Un effectif bâti sur un postulat bien éloigné des préceptes de Bednar. Ainsi, l’entraîneur-chef a clairement hérité d’une équipe imparfaite, dont la chute a d’ailleurs débuté sous le règne de Patrick Roy, et risque donc de se poursuivre jusqu’à ce que la franchise se purge de quelques contrats, et reconstruise sur une base plus jeune. Alors qu’au moment de son embauche, le coach a clairement indiqué que l’accent serait mis sur la vitesse, il a cependant dû faire fonctionner une équipe où de nombreux attaquants s’illustrent par la lenteur de leur patinage. En revanche, il est bon de prendre en note que Sakic semble avoir compris le besoin d’une mutation sur le front offensif, réclamant récemment Matt Nieto au ballottage, un attaquant de profondeur réputé pour sa rapidité. Agent libre avec restriction à la fin de l’année, l’ancien Shark pourrait être l’un des éléments que Bednar souhaitera conserver d’ici les prochaines saison, au même titre que Mikhail Grigorenko, qui aura peut-être une chance de se faire valoir dans le futur au sein d’une équipe des Avs plus conforme à l’idéologie de son entraîneur.
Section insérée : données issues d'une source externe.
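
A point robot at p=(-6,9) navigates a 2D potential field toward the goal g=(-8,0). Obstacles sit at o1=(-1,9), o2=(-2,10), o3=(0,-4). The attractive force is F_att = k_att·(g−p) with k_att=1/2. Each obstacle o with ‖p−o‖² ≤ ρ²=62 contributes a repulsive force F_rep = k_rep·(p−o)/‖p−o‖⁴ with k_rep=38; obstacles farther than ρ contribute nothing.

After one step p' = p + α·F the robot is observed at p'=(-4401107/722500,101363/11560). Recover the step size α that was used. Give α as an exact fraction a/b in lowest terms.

α = 1/20

F_att = 1/2·(g−p) = 1/2·(-2,-9) = (-1.0000,-4.5000)
o1: d²=25 ≤ ρ²=62; F_rep = 38·(-5,0)/25² = (-0.3040,0.0000)
o2: d²=17 ≤ ρ²=62; F_rep = 38·(-4,-1)/17² = (-0.5260,-0.1315)
o3: d²=205 > ρ²=62 → inactive
F = F_att + ΣF_rep = (-1.8300,-4.6315)
Δp = p'−p = (-0.0915,-0.2316); α = Δx/Fx = (-66107/722500) / (-66107/36125) = 1/20
check: Δy/Fy = (-2677/11560) / (-2677/578) = 1/20 ✓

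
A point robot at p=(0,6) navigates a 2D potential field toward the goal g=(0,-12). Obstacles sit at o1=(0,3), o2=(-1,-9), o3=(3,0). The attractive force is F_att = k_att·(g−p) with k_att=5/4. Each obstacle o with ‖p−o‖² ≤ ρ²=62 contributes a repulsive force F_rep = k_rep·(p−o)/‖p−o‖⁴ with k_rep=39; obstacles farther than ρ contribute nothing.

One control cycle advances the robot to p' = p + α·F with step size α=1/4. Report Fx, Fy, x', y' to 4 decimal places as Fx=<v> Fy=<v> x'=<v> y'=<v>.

F_att = 5/4·(g−p) = 5/4·(0,-18) = (0.0000,-22.5000)
o1: d²=9 ≤ ρ²=62; F_rep = 39·(0,3)/9² = (0.0000,1.4444)
o2: d²=226 > ρ²=62 → inactive
o3: d²=45 ≤ ρ²=62; F_rep = 39·(-3,6)/45² = (-0.0578,0.1156)
F = F_att + ΣF_rep = (-0.0578,-20.9400)
p' = p + 1/4·F = (-0.0144,0.7650)

Fx=-0.0578 Fy=-20.9400 x'=-0.0144 y'=0.7650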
Finalement, l’avenir de Jared Bednar à Denver n’est donc pas menacé dans l’immédiat. À la tête d’une formation qui n’a pas été construite en accord avec sa philosophie, son historique victorieux dans les mineures et la modernité de son discours sont autant d’éléments qui laissent à penser que notre homme mérite d’avoir sa chance sur une période plus longue. D’autant que dès l’an prochain, il devrait avoir dans son alignement l’un des espoirs les plus attendus du prochain repêchage, tout en dirigeant une équipe qui sera peut-être plus proche de ses principes. C’est à ce moment, seulement, que Bednar pourra pleinement prouver sa valeur de coach.